>Doug asks:
>
>>Why, if stocks are more volatile than bonds, should they return more?
>
>I think there's a clue buried in this story:
>
>>>there may just be something
>>>special about American capital markets
>
>Note the emphasis on _American_ capital markets. And there is: it's
>called liquidity, transparency, and regulation. Despite all the
>terrible stories you hear, on par, it's very difficult to be a
>publically traded company in the US. You're held to very high
>standards of those three; slip on any one of them, and you get
>dropped like a hot potato. This is related to the phenomenon of
>small-caps: the good ones don't stay small, they fall out of the
>average; so the group as a whole underperforms over time.
>
>So: I think they win because they are well-run companies.
So that means the market is overestimating the risk? Then that should lower returns over time.
I read a paper while researching Wall Street that showed that, statistically speaking, the US was the only stock market in the world that had a return that was greater than 0 in a statistically significant sense. The authors wondered why this was so, and speculated that it had something to do with the US being the world's top capitalist power. And these guys weren't radicals.
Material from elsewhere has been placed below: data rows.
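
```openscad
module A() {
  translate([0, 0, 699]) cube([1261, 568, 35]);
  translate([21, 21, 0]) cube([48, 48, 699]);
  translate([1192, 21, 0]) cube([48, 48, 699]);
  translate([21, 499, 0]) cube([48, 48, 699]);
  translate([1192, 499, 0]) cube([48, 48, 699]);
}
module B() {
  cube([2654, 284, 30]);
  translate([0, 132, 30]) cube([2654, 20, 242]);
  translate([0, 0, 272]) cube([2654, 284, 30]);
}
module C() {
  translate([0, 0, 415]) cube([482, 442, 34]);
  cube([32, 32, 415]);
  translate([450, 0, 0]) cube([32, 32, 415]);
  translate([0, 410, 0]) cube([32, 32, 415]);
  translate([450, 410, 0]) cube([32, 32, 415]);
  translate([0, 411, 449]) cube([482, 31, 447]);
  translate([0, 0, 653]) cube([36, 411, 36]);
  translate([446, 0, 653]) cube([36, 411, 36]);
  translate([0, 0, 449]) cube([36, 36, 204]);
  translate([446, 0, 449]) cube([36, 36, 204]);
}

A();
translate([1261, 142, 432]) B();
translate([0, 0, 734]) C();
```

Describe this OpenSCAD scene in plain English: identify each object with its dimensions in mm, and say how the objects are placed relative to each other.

A is a rectangular dining table. The top is 1261×568×35 mm with its upper surface at z = 734 mm. It stands on four 48×48 mm square legs, each inset 21 mm from the nearest pair of top edges, running from the floor to the underside of the top.

B is an I-beam lying along x, 2654 mm long. Overall section height 302 mm. Two flanges 284 mm wide (y) and 30 mm thick, one on the floor and one at the top; a web 20 mm thick runs between them, centred on the flange width.

C is a chair. The seat is a 482×442×34 mm slab with its top at z = 449 mm, on four 32×32 mm corner legs (flush with the seat edges, standing on z = 0). A flat backrest 31 mm thick, 447 mm tall, spans the full seat width and rises from the seat top along its +y edge, rear face flush with the rear of the seat. Two armrests of 36×36 mm section run along each side from the seat's front edge to the front of the backrest, top faces 240 mm above the seat top and outer faces flush with the seat's x-edges; a 36×36 mm post under the front of each armrest stands on the seat at the front corner.

The I-beam is beside the table with their tops flush at z = 734. The chair is on top of the table.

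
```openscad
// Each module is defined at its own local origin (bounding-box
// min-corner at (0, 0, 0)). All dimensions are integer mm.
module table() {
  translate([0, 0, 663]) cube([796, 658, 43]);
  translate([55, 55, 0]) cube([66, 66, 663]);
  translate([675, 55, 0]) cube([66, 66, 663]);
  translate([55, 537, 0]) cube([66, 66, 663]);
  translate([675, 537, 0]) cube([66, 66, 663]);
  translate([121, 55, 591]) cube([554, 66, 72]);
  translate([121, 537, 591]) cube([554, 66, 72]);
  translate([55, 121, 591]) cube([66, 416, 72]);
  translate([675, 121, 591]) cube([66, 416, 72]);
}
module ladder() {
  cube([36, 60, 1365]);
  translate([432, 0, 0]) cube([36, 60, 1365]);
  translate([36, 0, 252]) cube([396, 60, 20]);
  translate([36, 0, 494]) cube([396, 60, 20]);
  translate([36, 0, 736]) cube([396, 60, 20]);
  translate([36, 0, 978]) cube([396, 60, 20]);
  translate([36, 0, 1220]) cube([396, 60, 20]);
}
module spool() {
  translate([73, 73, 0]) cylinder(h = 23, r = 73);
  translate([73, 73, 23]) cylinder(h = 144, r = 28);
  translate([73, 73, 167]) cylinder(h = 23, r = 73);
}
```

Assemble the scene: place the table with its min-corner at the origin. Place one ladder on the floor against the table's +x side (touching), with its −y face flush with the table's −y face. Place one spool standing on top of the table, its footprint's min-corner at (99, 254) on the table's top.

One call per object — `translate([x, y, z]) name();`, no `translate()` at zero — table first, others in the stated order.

table();
translate([796, 0, 0]) ladder();
translate([99, 254, 706]) spool();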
>>That may be a twisting of the classic factoid that 80% of futures
>>traders lose money.
>
>And I'm not even sure that's true; every futures contract has a
>winner and a loser at each transaction point including the final
>one. The number you might be misremembering is 80% of options
>contracts expire worthless, which was put out there by "Options on
>Futures" by Summa and Lubow and backed up by some numbers from the
>CME and CBOE, but since American options are often profitable before
>expiry, only something like 60% of the open interest makes it to
>expiration.
No, the factoid was about futures traders. And it could still be correct because there are a large number of public speculators and a relatively small number of commercials and professionals. So 80% of *traders* could lose money even if 80% of *trades* don't.
Summa, by the way, is a former New School econ student and URPE member. Looks like he's gone on to running a hedge fund.